Tibet is world famous for its culture of Buddhism and holy mountains but its neighbor Diqing is a well-kept secret. When China drew the line around the autonomous region in 1951, they didn’t magically move all the Tibetan people and the centuries-old monasteries inside the new boundary…the Tibetan people and their culture live on in this far northwestern province of Yunnan. To navigate this far-flung world, we had the help of Songtsam Lodges, a small network of inns built into the Tibetan communities throughout the province with Songtsam Shangri-la as our first stop.
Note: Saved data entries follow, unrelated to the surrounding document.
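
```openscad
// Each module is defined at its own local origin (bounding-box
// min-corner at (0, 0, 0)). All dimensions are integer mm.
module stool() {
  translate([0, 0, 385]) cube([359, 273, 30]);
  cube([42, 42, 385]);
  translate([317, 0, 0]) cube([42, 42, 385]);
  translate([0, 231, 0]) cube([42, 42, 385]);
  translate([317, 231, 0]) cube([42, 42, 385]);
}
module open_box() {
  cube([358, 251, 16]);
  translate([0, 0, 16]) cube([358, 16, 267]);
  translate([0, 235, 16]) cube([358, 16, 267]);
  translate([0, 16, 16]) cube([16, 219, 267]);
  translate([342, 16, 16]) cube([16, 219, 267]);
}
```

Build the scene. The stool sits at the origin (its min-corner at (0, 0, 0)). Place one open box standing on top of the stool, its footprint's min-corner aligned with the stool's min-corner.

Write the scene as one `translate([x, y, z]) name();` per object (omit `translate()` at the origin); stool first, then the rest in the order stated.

stool();
translate([0, 0, 415]) open_box();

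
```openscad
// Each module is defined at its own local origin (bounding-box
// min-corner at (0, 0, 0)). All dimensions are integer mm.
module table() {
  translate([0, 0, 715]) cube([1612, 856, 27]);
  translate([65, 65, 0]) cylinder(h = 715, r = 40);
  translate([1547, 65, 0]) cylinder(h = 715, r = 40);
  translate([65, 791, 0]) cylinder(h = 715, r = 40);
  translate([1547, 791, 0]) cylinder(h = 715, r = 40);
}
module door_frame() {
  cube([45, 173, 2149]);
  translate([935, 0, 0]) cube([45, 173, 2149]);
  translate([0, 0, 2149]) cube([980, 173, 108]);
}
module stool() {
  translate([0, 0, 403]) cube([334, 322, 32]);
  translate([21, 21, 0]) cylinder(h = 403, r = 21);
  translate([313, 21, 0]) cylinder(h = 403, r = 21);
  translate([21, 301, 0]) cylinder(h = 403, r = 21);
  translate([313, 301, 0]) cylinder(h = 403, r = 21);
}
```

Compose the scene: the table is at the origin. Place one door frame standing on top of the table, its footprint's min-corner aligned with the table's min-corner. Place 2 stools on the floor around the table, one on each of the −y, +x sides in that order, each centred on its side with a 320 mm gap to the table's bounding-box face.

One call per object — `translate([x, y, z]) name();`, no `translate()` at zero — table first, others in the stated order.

table();
translate([0, 0, 742]) door_frame();
translate([639, -642, 0]) stool();
translate([1932, 267, 0]) stool();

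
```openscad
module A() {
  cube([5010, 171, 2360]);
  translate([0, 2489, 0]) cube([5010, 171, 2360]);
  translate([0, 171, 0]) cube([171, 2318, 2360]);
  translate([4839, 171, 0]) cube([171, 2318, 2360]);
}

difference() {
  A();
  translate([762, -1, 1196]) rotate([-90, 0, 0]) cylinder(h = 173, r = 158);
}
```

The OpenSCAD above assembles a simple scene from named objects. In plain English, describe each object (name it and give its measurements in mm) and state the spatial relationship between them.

A is a box-shaped house frame (walls only): outside footprint 5010×2660 mm, wall height 2360 mm, wall thickness 171 mm. The two y-facing walls run the full x-width; the two x-facing walls fit between the inner faces of the y-facing walls.

The house frame has a circular hole of radius 158 mm through its front wall, centred at (x = 762, z = 1196).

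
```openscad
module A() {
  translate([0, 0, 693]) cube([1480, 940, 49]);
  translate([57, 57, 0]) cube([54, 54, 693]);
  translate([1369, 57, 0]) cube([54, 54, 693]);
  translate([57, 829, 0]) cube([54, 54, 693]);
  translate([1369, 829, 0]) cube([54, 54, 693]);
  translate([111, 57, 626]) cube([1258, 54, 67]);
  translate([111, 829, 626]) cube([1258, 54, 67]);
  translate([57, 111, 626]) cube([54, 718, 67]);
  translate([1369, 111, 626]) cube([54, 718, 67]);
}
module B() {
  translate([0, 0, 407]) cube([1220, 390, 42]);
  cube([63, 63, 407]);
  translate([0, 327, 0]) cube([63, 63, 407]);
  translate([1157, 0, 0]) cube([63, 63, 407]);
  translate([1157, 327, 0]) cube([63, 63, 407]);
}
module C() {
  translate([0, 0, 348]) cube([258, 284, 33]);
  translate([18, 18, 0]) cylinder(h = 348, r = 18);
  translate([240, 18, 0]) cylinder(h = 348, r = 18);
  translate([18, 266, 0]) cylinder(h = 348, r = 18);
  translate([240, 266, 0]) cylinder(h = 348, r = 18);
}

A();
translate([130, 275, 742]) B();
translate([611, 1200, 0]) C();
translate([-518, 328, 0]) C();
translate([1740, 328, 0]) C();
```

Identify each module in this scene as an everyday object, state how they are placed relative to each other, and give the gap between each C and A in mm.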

Set at nearly 10,000 feet in the heart of the three parallel rivers area (the mighty Mekong, Salween, and Yangste ) Shangri-la was our gateway to the ancient Tibetan Kingdom  

Tibetan culture is particularly mysterious so to debunk some of this, the owner (a Shangri-la native) chose locations positioned to get the best view into daily life—be it in a remote holy mountain village or at the foot of the monastery. Songtsam Shangri-la is built from a traditional Tibetan dwelling with thick wooden beams and colorful carvings. The lodge embraces the area’s rich roots and a bit of the grandeur its next door neighbor, Songzanlin Monestary.

We walked into the lobby in from the brisk mountain air and felt ourselves instantly warm with the heat of the fireplace, a welcome pot of ginger tea, and cozy but sophisticated ambiance. The hotel’s use of local antiques and Tibetan art set the tone for a cultured stay.

Light streamed through our wall of windows (with the most gorgeous wooden panes!) into our well-appointed room. Roses, a bottle of wine, and fruit beckoned us to cuddle up on the couch and savor the suite.

Just around the corner from the hotel is the crown of the town and the largest Tibetan monastery in Yunnan: Songzanlin (also known as little Potala Place, after the former Tibetan home of the Dalai Lama). With over 700 monks still living here, this gorgeous gilded complex is not a museum; it’s alive with the soothing sounds of chants, the heady smell of incense, and scenes from daily life of monks at every stage of training.

Originally built in 1679 but with a very recent renovation (the paint was still wet in some places!), the series of buildings has all the classic Tibetan architectural details and none of the wear and tear.

After exploring the monastery into the final moments of daylight, we came back to the lodge for a rare treat…yak hot pot! With our very own flame-powered cauldron at our table, we simmered the surprisingly yummy yak meat, spinach, mushrooms, and more in the boiling broth.  Plus, it was such fun to make!

The breakfast offered all the western treats of eggs, cereals, fruits but also offered some intriguing Tibetan staples like Tsampa, a roasted barley flour mixed with yak butter tea.

Just outside the hotel in front of the monastery was his gorgeous pond, adorned with stupas.  We walked outside the hotel and into morning mist. The pond in front of the monestary looked magical with the colorful prayer flags cutting through fog and stupas rising from the water. (Look closely and you’ll see charming images of Buddha painted on the triangular tiles).

Old-town Shangrila is just a few miles down the road and wonderful place to spend the afternoon. With cobblestone streets, stupas radiating prayer flags, and the golden temple on the hill, the city lived up to its fabled name.

Much love from Shangri-la,
Anne & Mike

Note: Songtsam invited us to to be their guest; however, all opinions are our own.